Anlayarak dudaklarını birbirine bastırdı ve kısık bir teşekkür fısıldadı.
Ona eğlenerek güldüm. Daha sonrasında içeriye Bay Kang girdiğinde Jimin'in ısrarları olmasa gün içinde bir de asla kendimi burda yormyacağımı biliyordum.
Bay Kang bizi koregrafisini coverlayacağımız şarkıdaki yerlerimize yerleştirdi.
Kendisi de aynı zaman da bize püf noktaları anlatırken zaten bunlara alışık olan bedenimle birlikte kapataslak başladık dansa.

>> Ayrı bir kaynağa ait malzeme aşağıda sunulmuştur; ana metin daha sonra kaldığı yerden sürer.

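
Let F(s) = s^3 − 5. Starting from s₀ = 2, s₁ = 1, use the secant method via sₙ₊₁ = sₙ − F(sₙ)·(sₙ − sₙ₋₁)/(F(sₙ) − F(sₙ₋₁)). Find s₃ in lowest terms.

443/247

F(2) = 3, F(1) = −4. s₂ = 1 − (−4)·(1 − 2)/((−4) − 3) = 11/7.
F(1) = −4, F(11/7) = −384/343. s₃ = (11/7) − (−384/343)·((11/7) − 1)/((−384/343) − (−4)) = 443/247.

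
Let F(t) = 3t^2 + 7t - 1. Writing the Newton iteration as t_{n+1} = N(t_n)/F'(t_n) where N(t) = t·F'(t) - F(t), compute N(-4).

49

F'(t) = 6t + 7.
N(t) = t·F'(t) - F(t) = t·(6t + 7) - (3t^2 + 7t - 1) = 3t^2 + 1.
N(-4) = 49.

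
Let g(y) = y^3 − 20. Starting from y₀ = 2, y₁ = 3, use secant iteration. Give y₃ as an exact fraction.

g(2) = −12, g(3) = 7. y₂ = 3 − 7·(3 − 2)/(7 − (−12)) = 50/19.
g(3) = 7, g(50/19) = −12180/6859. y₃ = (50/19) − (−12180/6859)·((50/19) − 3)/((−12180/6859) − 7) = 23270/8599.

23270/8599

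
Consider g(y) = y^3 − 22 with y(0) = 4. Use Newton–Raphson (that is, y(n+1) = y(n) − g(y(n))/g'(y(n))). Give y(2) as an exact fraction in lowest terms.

21257/7500

g'(y) = 3y^2.
g(4) = 42, g'(4) = 48, so y(1) = 4 − 42/48 = 25/8.
g(25/8) = 4361/512, g'(25/8) = 1875/64, so y(2) = (25/8) − (4361/512)/(1875/64) = 21257/7500.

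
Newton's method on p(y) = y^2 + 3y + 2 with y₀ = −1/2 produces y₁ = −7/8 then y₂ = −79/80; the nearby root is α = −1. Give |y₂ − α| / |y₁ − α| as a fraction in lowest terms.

1/10

y₁ − α = −7/8 − (−1) = −7/8 + 1 = 1/8, so |y₁ − α| = 1/8.
y₂ − α = −79/80 − (−1) = −79/80 + 1 = 1/80, so |y₂ − α| = 1/80.
Ratio = (1/80) / (1/8) = 1/10.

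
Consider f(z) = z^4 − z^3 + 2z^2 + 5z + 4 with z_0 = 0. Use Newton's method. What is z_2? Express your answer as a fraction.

292/1355

f'(z) = 4z^3 − 3z^2 + 4z + 5.
f(0) = 4, f'(0) = 5, so z_1 = 0 − 4/5 = −4/5.
f(−4/5) = 1376/625, f'(−4/5) = −271/125, so z_2 = (−4/5) − (1376/625)/(−271/125) = 292/1355.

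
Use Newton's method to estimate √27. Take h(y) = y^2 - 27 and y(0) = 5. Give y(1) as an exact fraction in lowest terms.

26/5

h'(y) = 2y.
h(5) = -2, h'(5) = 10, so y(1) = 5 - (-2)/10 = 26/5.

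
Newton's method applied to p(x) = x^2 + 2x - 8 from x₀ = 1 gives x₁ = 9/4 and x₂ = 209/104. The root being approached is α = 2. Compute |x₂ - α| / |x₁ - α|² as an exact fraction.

x₁ - α = 9/4 - 2 = 1/4, so |x₁ - α| = 1/4.
x₂ - α = 209/104 - 2 = 1/104, so |x₂ - α| = 1/104.
|x₁ - α|² = 1/16.
Ratio = (1/104) / (1/16) = 2/13.

2/13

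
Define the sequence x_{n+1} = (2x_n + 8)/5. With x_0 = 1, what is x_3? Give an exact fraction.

x_1 = (2·1 + 8)/5 = 2.
x_2 = (2·2 + 8)/5 = 12/5.
x_3 = (2·(12/5) + 8)/5 = 64/25.

64/25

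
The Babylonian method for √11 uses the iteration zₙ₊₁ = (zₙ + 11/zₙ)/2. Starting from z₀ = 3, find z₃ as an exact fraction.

79201/23880

z₁ = (3 + 11/3)/2 = 10/3.
z₂ = (10/3 + 11/(10/3))/2 = 199/60.
z₃ = (199/60 + 11/(199/60))/2 = 79201/23880.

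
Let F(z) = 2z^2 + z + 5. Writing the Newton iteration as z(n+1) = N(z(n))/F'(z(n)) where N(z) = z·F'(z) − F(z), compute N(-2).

3

F'(z) = 4z + 1.
N(z) = z·F'(z) − F(z) = z·(4z + 1) − (2z^2 + z + 5) = 2z^2 − 5.
N(-2) = 3.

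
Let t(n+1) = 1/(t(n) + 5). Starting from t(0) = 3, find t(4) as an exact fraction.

t(1) = 1/(3 + 5) = 1/8.
t(2) = 1/(1/8 + 5) = 8/41.
t(3) = 1/(8/41 + 5) = 41/213.
t(4) = 1/(41/213 + 5) = 213/1106.

213/1106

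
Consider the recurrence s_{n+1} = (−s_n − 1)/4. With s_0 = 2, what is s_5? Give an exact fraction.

−207/1024

s_1 = (−2 − 1)/4 = −3/4.
s_2 = (−(−3/4) − 1)/4 = −1/16.
s_3 = (−(−1/16) − 1)/4 = −15/64.
s_4 = (−(−15/64) − 1)/4 = −49/256.
s_5 = (−(−49/256) − 1)/4 = −207/1024.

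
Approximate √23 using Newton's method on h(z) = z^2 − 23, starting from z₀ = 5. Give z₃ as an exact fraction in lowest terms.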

Gidip dizlerimin üzerine çökerken Taehyung'un arkamda hissettiğim bedeniyle kendimi arkaya verdim. Parmakları belimi bulup tutarken o öylece kalakaldı. O kalkmadığı için ben de kalkamazken ancak bunun için hareketlendiğimden dolayı beni hızlıca tutmuştu. Kollarının arasına öylece düşerken bir kolu belimde duruyordu.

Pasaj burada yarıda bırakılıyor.